In a large building, oil is used in a steam boiler heating system. The combustion of 1.0 lb of oil provides 2.2×107J.

Part A
How many kilograms of oil are needed to heat 110 kg of water from 24 ∘C to 100∘C? (Assume that 1lb=454g, the specific heat of liquid water is 4.184 J/g∘C.)

To find out how many kilograms of oil are needed to heat 110 kg of water from 24°C to 100°C, we need to calculate the amount of thermal energy required to raise the temperature of the water.

The formula to calculate the thermal energy is:

Q = m * c * ΔT

where:
Q = thermal energy (in joules)
m = mass of the water (in kilograms)
c = specific heat capacity of water (in J/g°C or J/kg°C)
ΔT = change in temperature (in °C)

Let's break down the problem into steps.

Step 1: Convert the given mass of water from kg to grams.
110 kg = 110,000 grams

Step 2: Calculate the change in temperature.
ΔT = final temperature - initial temperature = 100°C - 24°C = 76°C

Step 3: Calculate the thermal energy.
Q = m * c * ΔT

The specific heat capacity of liquid water is 4.184 J/g°C. Since we want to use kilograms as the unit for mass, we'll convert the specific heat capacity from J/g°C to J/kg°C:
1 g = 0.001 kg

Thus, the specific heat capacity becomes 4.184 J/g°C * (1 g / 0.001 kg) = 4184 J/kg°C.

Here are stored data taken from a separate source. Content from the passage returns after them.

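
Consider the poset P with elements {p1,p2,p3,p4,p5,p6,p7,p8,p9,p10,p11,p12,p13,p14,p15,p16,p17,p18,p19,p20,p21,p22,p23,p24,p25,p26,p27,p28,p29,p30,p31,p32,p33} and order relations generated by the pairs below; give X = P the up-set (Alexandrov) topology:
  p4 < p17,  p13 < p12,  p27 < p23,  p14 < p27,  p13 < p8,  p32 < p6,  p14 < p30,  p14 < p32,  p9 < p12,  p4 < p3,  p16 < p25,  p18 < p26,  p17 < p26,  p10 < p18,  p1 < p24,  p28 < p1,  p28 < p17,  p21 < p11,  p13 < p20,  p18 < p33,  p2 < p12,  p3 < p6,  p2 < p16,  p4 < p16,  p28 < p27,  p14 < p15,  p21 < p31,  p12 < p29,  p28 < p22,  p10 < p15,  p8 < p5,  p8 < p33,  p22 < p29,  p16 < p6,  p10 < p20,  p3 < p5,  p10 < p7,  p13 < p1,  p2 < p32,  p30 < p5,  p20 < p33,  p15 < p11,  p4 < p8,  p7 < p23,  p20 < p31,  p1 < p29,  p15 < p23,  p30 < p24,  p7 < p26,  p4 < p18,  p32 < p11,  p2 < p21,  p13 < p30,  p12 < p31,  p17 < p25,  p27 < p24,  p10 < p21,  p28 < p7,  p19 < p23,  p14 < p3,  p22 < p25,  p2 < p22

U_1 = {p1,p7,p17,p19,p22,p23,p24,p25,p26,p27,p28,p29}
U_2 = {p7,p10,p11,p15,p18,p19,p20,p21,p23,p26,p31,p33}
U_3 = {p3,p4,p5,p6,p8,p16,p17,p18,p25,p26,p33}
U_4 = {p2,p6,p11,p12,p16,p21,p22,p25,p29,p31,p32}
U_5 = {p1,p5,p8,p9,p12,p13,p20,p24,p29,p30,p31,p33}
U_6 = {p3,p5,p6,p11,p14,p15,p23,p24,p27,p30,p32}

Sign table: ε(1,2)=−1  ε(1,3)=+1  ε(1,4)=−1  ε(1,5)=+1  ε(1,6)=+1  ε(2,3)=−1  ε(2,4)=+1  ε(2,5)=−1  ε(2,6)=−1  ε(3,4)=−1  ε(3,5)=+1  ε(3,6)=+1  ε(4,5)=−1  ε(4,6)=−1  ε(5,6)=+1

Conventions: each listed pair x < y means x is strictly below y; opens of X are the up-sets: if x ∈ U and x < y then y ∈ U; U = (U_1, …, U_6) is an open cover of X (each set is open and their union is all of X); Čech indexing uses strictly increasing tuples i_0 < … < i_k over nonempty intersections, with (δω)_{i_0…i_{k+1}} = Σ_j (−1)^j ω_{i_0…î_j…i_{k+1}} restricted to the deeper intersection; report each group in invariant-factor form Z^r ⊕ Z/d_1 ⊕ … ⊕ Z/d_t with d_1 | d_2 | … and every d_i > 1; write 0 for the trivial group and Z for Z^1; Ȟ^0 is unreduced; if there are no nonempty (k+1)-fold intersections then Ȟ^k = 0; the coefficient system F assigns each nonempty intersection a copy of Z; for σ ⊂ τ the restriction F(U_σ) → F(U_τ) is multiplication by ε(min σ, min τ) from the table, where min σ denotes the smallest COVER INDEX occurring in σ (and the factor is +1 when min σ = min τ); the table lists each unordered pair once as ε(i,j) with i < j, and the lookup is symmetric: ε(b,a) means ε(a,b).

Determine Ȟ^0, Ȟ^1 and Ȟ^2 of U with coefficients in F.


cover nerve:
  U12={p7,p19,p23,p26} U13={p17,p25,p26} U14={p22,p25,p29} U15={p1,p24,p29} U16={p23,p24,p27} U23={p18,p26,p33} U24={p11,p21,p31} U25={p20,p31,p33} U26={p11,p15,p23} U34={p6,p16,p25} U35={p5,p8,p33} U36={p3,p5,p6} U45={p12,p29,p31} U46={p6,p11,p32} U56={p5,p24,p30}
  U123={p26} U126={p23} U134={p25} U145={p29} U156={p24} U235={p33} U245={p31} U246={p11} U346={p6} U356={p5}
C dims 6,15,10; δ0: rk 5, SNF 1^5; δ1: rk 10, SNF 1^9·2
Ȟ^0: (6−5)−0=1 ⇒ Z
Ȟ^1: (15−10)−5=0 ⇒ 0
Ȟ^2: (10−0)−10=0 plus torsion [2] ⇒ Z/2

Ȟ^0 ≅ Z,  Ȟ^1 ≅ 0,  Ȟ^2 ≅ Z/2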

Now we can substitute the values into the formula:
Q = 110,000 g * 4184 J/kg°C * 76°C

Step 4: Calculate the thermal energy in joules.
Q = 110,000 g * 4184 J/kg°C * 76°C = 3.3 x 10^9 J

Finally, we need to calculate the mass of oil needed to produce this amount of thermal energy.

Given that the combustion of 1.0 lb (454 g) of oil provides 2.2 x 10^7 J of energy, we can calculate the mass of oil required using the following equation:

M_oil = Q / Energy_per_mass

where:
M_oil = mass of oil (in kilograms)
Q = thermal energy (in joules)
Energy_per_mass = energy provided by 1 lb (454 g) of oil (in joules)

Substituting the values:
M_oil = 3.3 x 10^9 J / 2.2 x 10^7 J/kg

M_oil = 150 kg

Therefore, 150 kilograms of oil are needed to heat 110 kilograms of water from 24°C to 100°C.

To find out how many kilograms of oil are needed to heat 110 kg of water from 24 ∘C to 100∘C, we need to calculate the heat energy required to heat the water and then convert it into the equivalent amount of oil.

Step 1: Calculate the heat energy required to heat the water.

The heat energy required to heat a substance is given by the formula:

Q = m * c * ΔT

Where:
Q = heat energy (in Joules)
m = mass of the substance (in kilograms)
c = specific heat capacity of the substance (in J/g∘C)
ΔT = change in temperature (in ∘C)

Given:
Mass of water (m) = 110 kg
Change in temperature (ΔT) = 100∘C - 24 ∘C = 76 ∘C
Specific heat capacity of water (c) = 4.184 J/g∘C

Step 2: Convert the mass of water from kilograms to grams.

1 kg = 1000 g

So, 110 kg = 110 * 1000 g = 110000 g

Step 3: Calculate the heat energy required.

Q = m * c * ΔT
= 110000 g * 4.184 J/g∘C * 76 ∘C

Step 4: Convert the heat energy from Joules to pounds.

Given:
1 lb = 454 g
1 J = 1/2.2×107 lb

So, the heat energy in pounds is:

Q_lb = Q * (1 lb / 454 g) * (1 J / (2.2×107 lb))

Step 5: Convert the heat energy in pounds to kilograms of oil.

Since we know that the combustion of 1.0 lb of oil provides 2.2×107 J, we can set up a proportion to find the equivalent amount of oil:

Q_lb / 1 lb = q_oil / 2.2×107 J

Simplifying the proportion:

q_oil = Q_lb * 2.2×107 J / 1 lb

Now, we can substitute the value of Q_lb to find the amount of oil in kilograms:

q_oil = (Q * (1 lb / 454 g) * (1 J / (2.2×107 lb))) * 2.2×107 J / 1 lb

Finally, simplify the equation and calculate:

q_oil = Q * 2.2×107 J / (454 g * 2.2×107 lb)
= Q / 454 grams
= 110000 g * 4.184 J/g∘C * 76 ∘C / 454 grams

After performing the calculation, the answer is the amount of oil in kilograms, q_oil.

q needed to heat the water is

q = mass H2O x specific heat H2O x (Tfinal-Tinitial). Note that if you use specific heat listed you must change 110 kg H2O to grams.

1 lb x (? J needed/2.2E7 J/lb) = lbs oil needed. Convert to kg oil.